The opinion of the court was delivered by: Present: The Honorable Dale S. Fischer, United States District Judge
Debra Plato Not present Deputy Clerk Court Reporter
Attorneys Present for Plaintiffs: Attorneys Present for Defendants: Not present Not present
Proceedings: (IN CHAMBERS) ORDER DISMISSING KATHLEEN SEBELIUS FOR LACK OF SUBJECT MATTER JURISDICTION AND REMANDING ACTION
This action was removed on March 23, 2012. On May 10, 2012, the Court issued an Order to Show Cause (OSC) why this case should not be dismissed for lack of subject matter jurisdiction. (Docket No. 12.) The Court noted that it did not appear to have jurisdiction over Defendant U.S. Department of Health and Human Services Secretary Kathleen Sebelius because there was no applicable waiver of sovereign immunity. (Order at 2.) The Court noted that the waiver in 28 U.S.C. § 2410 did not appear to apply because the United States claimed a title interest, rather than a lien interest, in the subject property. (Id.) All parties have filed responses to the OSC. (Docket Nos. 13, 14, 15.)
Sovereign immunity has not been waived, and therefore the Court does not have jurisdiction over Plaintiff's claim against Defendant Sebelius. Section 2410 does not apply because the United States seeks reimbursement under the Medicare Secondary Payer (MSP) Act, 42 U.S.C. § 1395y et seq., rather than claiming a lien interest. See, , Bertie's Apple Valley Farms v. United States, 476 F.2d 291, 292 (9th Cir. 1973); Taylor v. United States, 2011 WL 1843286, at *3 (D. Ariz. May 16, 2011). Contrary to Plaintiff's argument, the waiver of sovereign immunity in § 702 of the Administrative Procedure Act (APA), 5 U.S.C. § 702, does not apply either. That waiver applies to actions stating a claim that "an officer or employee [of an agency] acted or failed to act in an official capacity." 5 U.S.C. § 702. Plaintiff's interpleader action does not qualify. Plaintiff's claim against Defendant Sebelius is DISMISSED.

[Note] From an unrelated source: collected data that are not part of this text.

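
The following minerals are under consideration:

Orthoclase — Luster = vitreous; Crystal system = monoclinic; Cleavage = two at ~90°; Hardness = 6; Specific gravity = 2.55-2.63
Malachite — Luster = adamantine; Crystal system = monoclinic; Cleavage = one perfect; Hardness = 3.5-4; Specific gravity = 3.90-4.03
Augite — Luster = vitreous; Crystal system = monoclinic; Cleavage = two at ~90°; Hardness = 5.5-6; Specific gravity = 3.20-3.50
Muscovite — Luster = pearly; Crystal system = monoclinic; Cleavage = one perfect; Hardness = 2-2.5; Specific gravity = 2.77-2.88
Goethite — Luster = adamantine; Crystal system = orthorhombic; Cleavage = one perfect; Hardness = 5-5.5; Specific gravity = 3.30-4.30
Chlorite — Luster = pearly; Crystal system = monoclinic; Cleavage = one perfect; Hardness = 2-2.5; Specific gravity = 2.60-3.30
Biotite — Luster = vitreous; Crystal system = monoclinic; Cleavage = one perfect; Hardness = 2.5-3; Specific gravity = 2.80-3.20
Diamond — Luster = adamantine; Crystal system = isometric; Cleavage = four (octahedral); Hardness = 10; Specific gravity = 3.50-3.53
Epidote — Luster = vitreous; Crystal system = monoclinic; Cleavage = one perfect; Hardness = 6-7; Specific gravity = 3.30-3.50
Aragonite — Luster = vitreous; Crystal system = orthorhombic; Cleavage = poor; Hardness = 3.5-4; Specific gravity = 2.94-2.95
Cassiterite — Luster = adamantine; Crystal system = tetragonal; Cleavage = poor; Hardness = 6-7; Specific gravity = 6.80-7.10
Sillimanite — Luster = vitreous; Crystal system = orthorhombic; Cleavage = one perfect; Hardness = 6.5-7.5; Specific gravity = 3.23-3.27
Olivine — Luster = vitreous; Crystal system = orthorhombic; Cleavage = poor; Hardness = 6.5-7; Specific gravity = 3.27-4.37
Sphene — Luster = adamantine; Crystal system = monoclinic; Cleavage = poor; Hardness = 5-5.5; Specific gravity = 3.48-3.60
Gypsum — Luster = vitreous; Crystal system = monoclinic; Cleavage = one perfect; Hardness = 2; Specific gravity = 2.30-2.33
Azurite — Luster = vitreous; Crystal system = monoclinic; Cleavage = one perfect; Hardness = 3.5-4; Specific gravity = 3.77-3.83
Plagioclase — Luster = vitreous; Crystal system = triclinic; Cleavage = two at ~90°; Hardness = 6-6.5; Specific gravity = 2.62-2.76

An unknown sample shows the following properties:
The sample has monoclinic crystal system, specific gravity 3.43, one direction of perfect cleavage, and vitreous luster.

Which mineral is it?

Monoclinic crystal system: narrows the field to Orthoclase, Malachite, Augite, Muscovite, Chlorite, Biotite, Epidote, Sphene, Gypsum, Azurite.
Specific gravity 3.43: only Augite, Epidote remain.
One direction of perfect cleavage rules out Augite.
Vitreous luster: no further eliminations.
The only mineral consistent with every observation is Epidote.

Epidote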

When a district court has "dismissed all claims over which it has original jurisdiction," it may decline to exercise supplemental jurisdiction over remaining claims.
28 U.S.C. § 1367(c)(3). The court's exercise of discretion to decline jurisdiction should be informed by "the values of judicial economy, convenience, fairness, and comity." Exec. Software N. Am. v. U.S. Dist. Ct., 24 F.3d 1545, 1552, 1557 (9th Cir. 1994) (citation omitted), overruled on other grounds by Cal. Dep't of Water Res. v. Powerex , 533 F.3d 1087, 1096 (9th Cir. 2008). The Court declines to exercise its jurisdiction over Plaintiff's claim against the Murrays. Convenience and comity favor remand because the parties have already engaged in extensive litigation in state court. Judicial economy would not be served by this Court reviewing the interpleader claim now that the claim against Sebelius has been removed.
The action is REMANDED to the state court.